Magnetic-Based versus Flash-Based Storage
This article is the answer I wrote to an exam question for a basic cyber forensics course I took back in Feb 2009. I recently ran across this exam in my files and thought others might be interested in a high-level overview of the differences between magnetic-based and flash-based storage technologies…
“Briefly discuss the differences between magnetic-based storage and flash-based storage. What effect do these differences have on digital evidence investigations?”
Between the two types of disk storage technology of magnetic-based and flash-based hard drives (HDDs and SSDs respectively), magnetic-based drives are more common, with flash-based drives quickly gaining speed in development and adoption rates.
Magnetic-based drives use a series of stacked metal or glass disks called “platters”, which store microscopic magnetic information on concentric rings called “tracks”, which are further split into smaller “sectors” of 571 bytes each. A sector only holds 512 bytes of actual data and uses the remaining bytes for syncing purposes, a header with a location ID, and error detection via CRC checksums. A magnetic read head hovers over the metal platters as they spin, and depending on the electrical impulses that motion creates, you get either a one or zero represented as binary data. A “cylinder” is the combined data for a single track on all of the platters in a drive (both sides of each platter). Once the data is read, on-board hardware decodes that information and transmits it to the computer via a standardized interface.

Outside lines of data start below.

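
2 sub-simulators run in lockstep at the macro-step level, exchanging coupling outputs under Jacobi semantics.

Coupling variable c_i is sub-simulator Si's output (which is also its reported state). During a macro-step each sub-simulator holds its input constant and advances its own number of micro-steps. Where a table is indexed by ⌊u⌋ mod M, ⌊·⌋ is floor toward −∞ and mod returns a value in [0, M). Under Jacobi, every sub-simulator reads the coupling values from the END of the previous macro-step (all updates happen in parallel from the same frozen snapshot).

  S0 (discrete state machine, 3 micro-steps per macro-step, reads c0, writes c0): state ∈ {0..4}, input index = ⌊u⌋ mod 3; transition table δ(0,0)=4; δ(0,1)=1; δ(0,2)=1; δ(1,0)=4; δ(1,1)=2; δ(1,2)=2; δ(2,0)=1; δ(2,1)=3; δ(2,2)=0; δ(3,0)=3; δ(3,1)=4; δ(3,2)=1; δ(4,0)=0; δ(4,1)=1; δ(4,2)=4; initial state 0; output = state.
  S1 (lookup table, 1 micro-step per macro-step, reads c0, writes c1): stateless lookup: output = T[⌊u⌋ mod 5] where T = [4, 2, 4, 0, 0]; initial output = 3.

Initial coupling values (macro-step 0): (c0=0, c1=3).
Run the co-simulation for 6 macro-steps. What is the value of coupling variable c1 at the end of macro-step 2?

c1 at macro-step 2 = 0

macro 1: S0 reads c0=0 → after 3×micro: 4; S1 reads c0=0 → after 1×micro: 4 ⇒ (c0=4, c1=4)
macro 2: S0 reads c0=4 → after 3×micro: 3; S1 reads c0=4 → after 1×micro: 0 ⇒ (c0=3, c1=0)
macro 3: S0 reads c0=3 → after 3×micro: 3; S1 reads c0=3 → after 1×micro: 0 ⇒ (c0=3, c1=0)
macro 4: S0 reads c0=3 → after 3×micro: 3; S1 reads c0=3 → after 1×micro: 0 ⇒ (c0=3, c1=0)
macro 5: S0 reads c0=3 → after 3×micro: 3; S1 reads c0=3 → after 1×micro: 0 ⇒ (c0=3, c1=0)
macro 6: S0 reads c0=3 → after 3×micro: 3; S1 reads c0=3 → after 1×micro: 0 ⇒ (c0=3, c1=0)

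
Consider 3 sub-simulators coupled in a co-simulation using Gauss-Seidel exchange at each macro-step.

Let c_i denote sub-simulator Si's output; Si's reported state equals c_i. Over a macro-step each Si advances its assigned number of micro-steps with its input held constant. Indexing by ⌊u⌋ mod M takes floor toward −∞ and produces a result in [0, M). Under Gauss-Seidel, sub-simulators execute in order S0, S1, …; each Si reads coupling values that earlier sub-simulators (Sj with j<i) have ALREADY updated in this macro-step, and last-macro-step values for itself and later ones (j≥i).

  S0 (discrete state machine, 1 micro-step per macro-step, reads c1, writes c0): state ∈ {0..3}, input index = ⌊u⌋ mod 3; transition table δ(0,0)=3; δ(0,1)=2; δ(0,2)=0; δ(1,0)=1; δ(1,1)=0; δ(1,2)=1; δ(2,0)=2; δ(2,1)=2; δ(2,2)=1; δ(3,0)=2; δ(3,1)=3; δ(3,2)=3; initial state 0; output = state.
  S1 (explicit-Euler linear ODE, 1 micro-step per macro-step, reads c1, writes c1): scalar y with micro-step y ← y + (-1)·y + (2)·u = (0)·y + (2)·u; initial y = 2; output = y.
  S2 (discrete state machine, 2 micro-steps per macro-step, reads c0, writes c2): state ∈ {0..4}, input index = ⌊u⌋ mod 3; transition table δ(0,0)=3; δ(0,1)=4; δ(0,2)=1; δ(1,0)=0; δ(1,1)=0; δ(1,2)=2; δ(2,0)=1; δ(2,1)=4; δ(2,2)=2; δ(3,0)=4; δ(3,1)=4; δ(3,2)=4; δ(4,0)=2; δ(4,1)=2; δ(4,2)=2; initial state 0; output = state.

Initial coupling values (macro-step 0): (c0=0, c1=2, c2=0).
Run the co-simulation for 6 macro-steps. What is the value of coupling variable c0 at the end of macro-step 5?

macro 1: S0 reads c1=2 → after 1×micro: 0; S1 reads c1=2 → after 1×micro: 4; S2 reads c0=0 → after 2×micro: 4 ⇒ (c0=0, c1=4, c2=4)
macro 2: S0 reads c1=4 → after 1×micro: 2; S1 reads c1=4 → after 1×micro: 8; S2 reads c0=2 → after 2×micro: 2 ⇒ (c0=2, c1=8, c2=2)
macro 3: S0 reads c1=8 → after 1×micro: 1; S1 reads c1=8 → after 1×micro: 16; S2 reads c0=1 → after 2×micro: 2 ⇒ (c0=1, c1=16, c2=2)
macro 4: S0 reads c1=16 → after 1×micro: 0; S1 reads c1=16 → after 1×micro: 32; S2 reads c0=0 → after 2×micro: 0 ⇒ (c0=0, c1=32, c2=0)
macro 5: S0 reads c1=32 → after 1×micro: 0; S1 reads c1=32 → after 1×micro: 64; S2 reads c0=0 → after 2×micro: 4 ⇒ (c0=0, c1=64, c2=4)
macro 6: S0 reads c1=64 → after 1×micro: 2; S1 reads c1=64 → after 1×micro: 128; S2 reads c0=2 → after 2×micro: 2 ⇒ (c0=2, c1=128, c2=2)

c0 at macro-step 5 = 0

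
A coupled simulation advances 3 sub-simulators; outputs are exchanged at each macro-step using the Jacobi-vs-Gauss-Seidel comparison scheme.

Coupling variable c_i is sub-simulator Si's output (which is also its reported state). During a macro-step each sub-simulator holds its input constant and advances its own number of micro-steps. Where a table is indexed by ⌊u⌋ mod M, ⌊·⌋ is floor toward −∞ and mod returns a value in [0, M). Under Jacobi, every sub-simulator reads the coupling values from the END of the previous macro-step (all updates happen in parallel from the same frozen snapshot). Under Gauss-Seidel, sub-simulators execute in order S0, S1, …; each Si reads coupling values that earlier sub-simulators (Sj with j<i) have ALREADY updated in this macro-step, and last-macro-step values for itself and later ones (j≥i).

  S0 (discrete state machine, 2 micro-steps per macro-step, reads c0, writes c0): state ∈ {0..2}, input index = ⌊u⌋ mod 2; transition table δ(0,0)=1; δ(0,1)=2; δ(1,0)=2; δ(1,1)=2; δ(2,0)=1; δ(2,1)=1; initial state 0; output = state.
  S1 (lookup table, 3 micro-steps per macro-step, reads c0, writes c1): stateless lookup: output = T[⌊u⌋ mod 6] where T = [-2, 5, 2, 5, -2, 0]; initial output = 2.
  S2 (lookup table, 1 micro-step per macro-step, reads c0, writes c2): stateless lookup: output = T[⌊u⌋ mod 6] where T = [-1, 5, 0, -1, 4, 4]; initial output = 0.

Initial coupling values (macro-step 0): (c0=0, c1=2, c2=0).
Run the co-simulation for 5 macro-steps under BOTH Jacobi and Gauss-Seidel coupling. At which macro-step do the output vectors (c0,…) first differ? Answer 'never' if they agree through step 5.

first divergence at macro-step: 1

[Jacobi] macro 1: S0 reads c0=0 → after 2×micro: 2; S1 reads c0=0 → after 3×micro: -2; S2 reads c0=0 → after 1×micro: -1 ⇒ (c0=2, c1=-2, c2=-1)
[Jacobi] macro 2: S0 reads c0=2 → after 2×micro: 2; S1 reads c0=2 → after 3×micro: 2; S2 reads c0=2 → after 1×micro: 0 ⇒ (c0=2, c1=2, c2=0)
[Jacobi] macro 3: S0 reads c0=2 → after 2×micro: 2; S1 reads c0=2 → after 3×micro: 2; S2 reads c0=2 → after 1×micro: 0 ⇒ (c0=2, c1=2, c2=0)
[Jacobi] macro 4: S0 reads c0=2 → after 2×micro: 2; S1 reads c0=2 → after 3×micro: 2; S2 reads c0=2 → after 1×micro: 0 ⇒ (c0=2, c1=2, c2=0)
[Jacobi] macro 5: S0 reads c0=2 → after 2×micro: 2; S1 reads c0=2 → after 3×micro: 2; S2 reads c0=2 → after 1×micro: 0 ⇒ (c0=2, c1=2, c2=0)
[Gauss-Seidel] macro 1: S0 reads c0=0 → after 2×micro: 2; S1 reads c0=2 → after 3×micro: 2; S2 reads c0=2 → after 1×micro: 0 ⇒ (c0=2, c1=2, c2=0)
[Gauss-Seidel] macro 2: S0 reads c0=2 → after 2×micro: 2; S1 reads c0=2 → after 3×micro: 2; S2 reads c0=2 → after 1×micro: 0 ⇒ (c0=2, c1=2, c2=0)
[Gauss-Seidel] macro 3: S0 reads c0=2 → after 2×micro: 2; S1 reads c0=2 → after 3×micro: 2; S2 reads c0=2 → after 1×micro: 0 ⇒ (c0=2, c1=2, c2=0)
[Gauss-Seidel] macro 4: S0 reads c0=2 → after 2×micro: 2; S1 reads c0=2 → after 3×micro: 2; S2 reads c0=2 → after 1×micro: 0 ⇒ (c0=2, c1=2, c2=0)
[Gauss-Seidel] macro 5: S0 reads c0=2 → after 2×micro: 2; S1 reads c0=2 → after 3×micro: 2; S2 reads c0=2 → after 1×micro: 0 ⇒ (c0=2, c1=2, c2=0)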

Flash-based drives are quite different. There are no physically moving parts, and they store data electronically instead of magnetically. Using a pair of transistor gates (a float gate and a control gate), flash-based storage sends electrical impulses to logically segmented areas in memory to store the appropriate ones and zeros in binary format (just like magnetic drives). Because they use only electricity and don’t have to wait for actuator arms to physically move heads into position for reads and writes, flash-based storage is typically much faster at I/O operations. Like magnetic drives, flash-based drives also have a built-in hardware controller to manage its operation and to convert the data into a standardized format to be read by the computer.
The effect each one of these has on a digital investigation is wide-spread. First of all, they both retain data for different amounts of time when left sitting. Magnetic data is not very reliable after a year or so, while flash-based data will usually last quite a bit longer. Flash-based memory also has a limited number of erase cycles, after which, whatever data is stored on that segment will not change. This can actually help in an investigation if you can trick the hardware controller into thinking it can no longer use the memory, you could essentially turn it into a read-only device and preserve evidence. Likewise, magnetic disks often have a residual magnetic signature of previous data, even if it has been overwritten. Sometimes these properties can be exploited by an expert lab with the proper equipment to recover data that was intentionally destroyed.
Both storage mediums will usually not overwrite data when it is deleted, but will simply update an allocation table to specify that a cluster or segment is free for writing again.
Keeping in mind how each of these technologies transforms physical properties into a common, logical storage interface can help you to make better decisions on how to preserve data, how to find evidence, and what to expect when doing an investigation. If you don’t pay attention to how these technologies differ, you have the potential to either miss important information, or in the worst case, destroy the information you do have.